Even after getting a firm cold shoulder from their boss Jeff Bezos, Amazon Employees are not giving up in their quest for climate change justice at the global company.
Sourced through Scoop.it from: www.businessinsider.com
This week over 8000 Amazon Employees have signed an open letter asking their company to take action in reducing it’s environmental impact.
It was hoped that they would be able to make their case directly to their boss, Jeff Bezos – CEO of Amazon. With the annual shareholder meeting taking place this Wednesday in Seattle there seemed like no better time to catch Bezos when everybody was watching!
However he was unavailable – at least not at the shareholder meeting on Wednesday.
Hew as present to answer question on stage in the afternoon and discuss the years business highlights. The climate change proposals were mentioned later on but when the employees who had penned it were given an opportunity to speak, Bezos was not even in the room!
It was Amazon employee Emily Cunningham who first stood up and introduced the proposals to other shareholders at the meeting. a
Emily was nervous with her first question asking simply – ‘where is Jeff Bezos?’
She had requested his presence so she could ‘speak with him directly’ however the event moderator could only respond by saying ‘he will be out later’.
It is safe to say an awkward silence then followed!
Emily asked if Bezos would would be able to hear about their concerns at some point?
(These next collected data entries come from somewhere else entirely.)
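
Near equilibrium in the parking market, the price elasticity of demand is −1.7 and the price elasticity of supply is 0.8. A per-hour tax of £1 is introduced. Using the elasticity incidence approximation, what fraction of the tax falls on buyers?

Buyers' share ≈ 0.32.

Incidence ratio: buyers' share ≈ εs / (εs + |εd|) = 0.8 / (0.8 + 1.7) = 0.32.
Supply is the less elastic side, so buyers bear the smaller share.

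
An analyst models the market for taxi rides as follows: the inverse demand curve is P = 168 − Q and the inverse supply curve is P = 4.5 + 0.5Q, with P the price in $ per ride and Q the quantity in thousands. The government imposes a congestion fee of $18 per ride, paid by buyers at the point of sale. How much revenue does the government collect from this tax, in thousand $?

Rewrite in direct form: Qd = 168 − P and Qs = 2P − 9.
Without the tax, 168 − P = 2P − 9 gives 3P = 177, so P* = $59 and Q* = 109.
With the tax collected from buyers, demand (in seller-price terms) shifts: Qd = 168 − (P + 18).
New equilibrium: buyers pay $71, sellers receive $53, Q = 97. (Wedge: Pb − Ps = 18.)
Revenue = t · Q = 18 · 97 = $1746.

Tax revenue = $1746 thousand.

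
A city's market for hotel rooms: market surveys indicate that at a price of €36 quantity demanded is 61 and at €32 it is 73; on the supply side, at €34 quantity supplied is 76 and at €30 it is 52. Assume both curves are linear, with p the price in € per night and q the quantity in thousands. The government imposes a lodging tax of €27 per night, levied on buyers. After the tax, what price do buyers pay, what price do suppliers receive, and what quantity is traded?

Demand slope: (73 − 61)/(32 − 36) = -3, so qd = 169 − 3p.
Supply slope: (52 − 76)/(30 − 34) = 6, so qs = 6p − 128.
Without the tax, 169 − 3p = 6p − 128 gives 9p = 297, so p* = €33 and q* = 70.
With the tax collected from buyers, demand (in seller-price terms) shifts: qd = 169 − 3(p + 27).
New equilibrium: buyers pay €51, suppliers receive €24, q = 16. (Wedge: pb − ps = 27.)

Buyers pay €51; suppliers receive €24; quantity = 16.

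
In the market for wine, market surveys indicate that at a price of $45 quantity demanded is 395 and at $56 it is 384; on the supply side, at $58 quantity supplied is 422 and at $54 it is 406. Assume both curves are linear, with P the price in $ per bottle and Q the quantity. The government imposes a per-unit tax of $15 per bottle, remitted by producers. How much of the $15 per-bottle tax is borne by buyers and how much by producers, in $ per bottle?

Demand slope: (384 − 395)/(56 − 45) = -1, so Qd = 440 − P.
Supply slope: (406 − 422)/(54 − 58) = 4, so Qs = 4P + 190.
Before the tax: set 440 − P = 4P + 190 → P* = $50, Q* = 390.
With the tax collected from producers, supply shifts: Qs = 4(P − 15) + 190.
New equilibrium: buyers pay $62, producers receive $47, Q = 378. (Wedge: Pb − Ps = 15.)
Burden on buyers: $12; on producers: $3. (They sum to $15.)
The less price-elastic side of the market bears the larger share of a per-unit tax.

Buyers bear $12 per bottle; producers bear $3 per bottle.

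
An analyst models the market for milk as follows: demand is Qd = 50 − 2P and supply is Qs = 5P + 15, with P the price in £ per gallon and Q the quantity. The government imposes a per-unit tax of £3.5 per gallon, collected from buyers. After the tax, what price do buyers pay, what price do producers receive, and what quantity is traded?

Without the tax, 50 − 2P = 5P + 15 gives 7P = 35, so P* = £5 and Q* = 40.
With the tax collected from buyers, demand (in seller-price terms) shifts: Qd = 50 − 2(P + 3.5).
New equilibrium: buyers pay £7.5, producers receive £4, Q = 35. (Wedge: Pb − Ps = 3.5.)
The less price-elastic side of the market bears the larger share of a per-unit tax.

Buyers pay £7.5; producers receive £4; quantity = 35.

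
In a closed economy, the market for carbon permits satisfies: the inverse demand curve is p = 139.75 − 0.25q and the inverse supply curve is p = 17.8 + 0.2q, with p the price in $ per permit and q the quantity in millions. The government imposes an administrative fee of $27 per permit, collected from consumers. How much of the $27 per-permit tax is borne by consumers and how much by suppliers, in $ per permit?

Consumers bear $15 per permit; suppliers bear $12 per permit.

Inverting to q(p) form: qd = 559 − 4p; qs = 5p − 89.
Before the tax: set 559 − 4p = 5p − 89 → p* = $72, q* = 271.
With the tax collected from consumers, demand (in seller-price terms) shifts: qd = 559 − 4(p + 27).
Solving gives q = 211 with consumers paying $87 and suppliers receiving $60 (the $27 wedge).
Burden on consumers: $15; on suppliers: $12. (They sum to $27.)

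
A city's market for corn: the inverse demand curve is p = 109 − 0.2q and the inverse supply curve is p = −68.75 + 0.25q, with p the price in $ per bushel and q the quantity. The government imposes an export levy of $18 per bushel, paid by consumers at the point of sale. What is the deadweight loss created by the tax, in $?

Deadweight loss = $360.

Rewrite in direct form: qd = 545 − 5p and qs = 4p + 275.
Before the tax: set 545 − 5p = 4p + 275 → p* = $30, q* = 395.
With the tax collected from consumers, demand (in seller-price terms) shifts: qd = 545 − 5(p + 18).
Solving gives q = 355 with consumers paying $38 and sellers receiving $20 (the $18 wedge).
Quantity falls by |ΔQ| = |395 − 355| = 40.
DWL = ½ · t · |ΔQ| = ½ · 18 · 40 = $360.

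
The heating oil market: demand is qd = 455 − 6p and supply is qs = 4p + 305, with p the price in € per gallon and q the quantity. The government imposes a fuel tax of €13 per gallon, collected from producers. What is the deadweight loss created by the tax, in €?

Deadweight loss = €202.8.

Without the tax, 455 − 6p = 4p + 305 gives 10p = 150, so p* = €15 and q* = 365.
With the tax collected from producers, supply shifts: qs = 4(p − 13) + 305.
New equilibrium: consumers pay €20.2, producers receive €7.2, q = 333.8. (Wedge: pb − ps = 13.)
Quantity falls by |ΔQ| = |365 − 333.8| = 31.2.
DWL = ½ · t · |ΔQ| = ½ · 13 · 31.2 = €202.8.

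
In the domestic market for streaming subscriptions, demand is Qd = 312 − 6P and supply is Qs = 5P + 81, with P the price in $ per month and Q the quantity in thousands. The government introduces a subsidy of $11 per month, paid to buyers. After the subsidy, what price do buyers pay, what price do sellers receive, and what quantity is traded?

Before the subsidy: set 312 − 6P = 5P + 81 → P* = $21, Q* = 186.
With a per-unit subsidy paid to buyers, each effectively pays P − 11, so demand becomes Qd = 312 − 6(P − 11).
Solving gives Q = 216 with buyers paying $16 and sellers receiving $27 (the $11 wedge).

Buyers pay $16; sellers receive $27; quantity = 216.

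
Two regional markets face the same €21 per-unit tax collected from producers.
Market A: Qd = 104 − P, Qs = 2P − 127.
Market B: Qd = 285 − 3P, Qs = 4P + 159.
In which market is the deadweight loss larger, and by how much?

Market B, by €231.

Market A: pre-tax P* = €77, Q* = 27; post-tax Q = 13; deadweight loss = €147.
Market B: pre-tax P* = €18, Q* = 231; post-tax Q = 195; deadweight loss = €378.
Difference: €147 vs €378 → market B is larger by €231.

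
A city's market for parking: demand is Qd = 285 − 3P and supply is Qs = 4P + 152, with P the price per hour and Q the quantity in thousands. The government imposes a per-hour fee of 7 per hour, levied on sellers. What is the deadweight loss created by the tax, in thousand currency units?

Before the tax: set 285 − 3P = 4P + 152 → P* = 19, Q* = 228.
With the tax collected from sellers, supply shifts: Qs = 4(P − 7) + 152.
Solving gives Q = 216 with consumers paying 23 and sellers receiving 16 (the 7 wedge).
Quantity falls by |ΔQ| = |228 − 216| = 12.
DWL = ½ · t · |ΔQ| = ½ · 7 · 12 = 42.

Deadweight loss = 42 thousand.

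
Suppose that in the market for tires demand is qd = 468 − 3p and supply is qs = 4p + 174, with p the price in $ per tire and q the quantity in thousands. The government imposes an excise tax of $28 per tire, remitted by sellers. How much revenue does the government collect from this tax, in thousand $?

Before the tax: set 468 − 3p = 4p + 174 → p* = $42, q* = 342.
With the tax collected from sellers, supply shifts: qs = 4(p − 28) + 174.
Solving gives q = 294 with consumers paying $58 and sellers receiving $30 (the $28 wedge).
Revenue = t · Q = 28 · 294 = $8232.

Tax revenue = $8232 thousand.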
The moderator replied with ‘I assume so’.
This was an issue close to the heart of many Amazon Employees and it was were disappointing to them that they were unable to get the attention of their leader.
Taking to the Amazon Employees for climate justice twitter account they said ‘this is not the kind of leadership we need to tackle the climate crisis’. They want a clear path for the company to become carbon neutral with zero emissions.
Amazon is operating in an increasingly complex landscape with the $915 billion dollar global company having to deal with increasingly fierce criticism and scrutiny over its questionable business processes.
Aside from carbon emissions the use of heat sealer machines and conveyor belts in their distribution and fulfillment centers uses huge amounts of electricity – usually from coal fired power stations.
This is just the tip of the iceberg though. It is thought by most employees there that radical action is required to address the companies impact on the environment.
Will the Jeff Bexos and the Board listen though?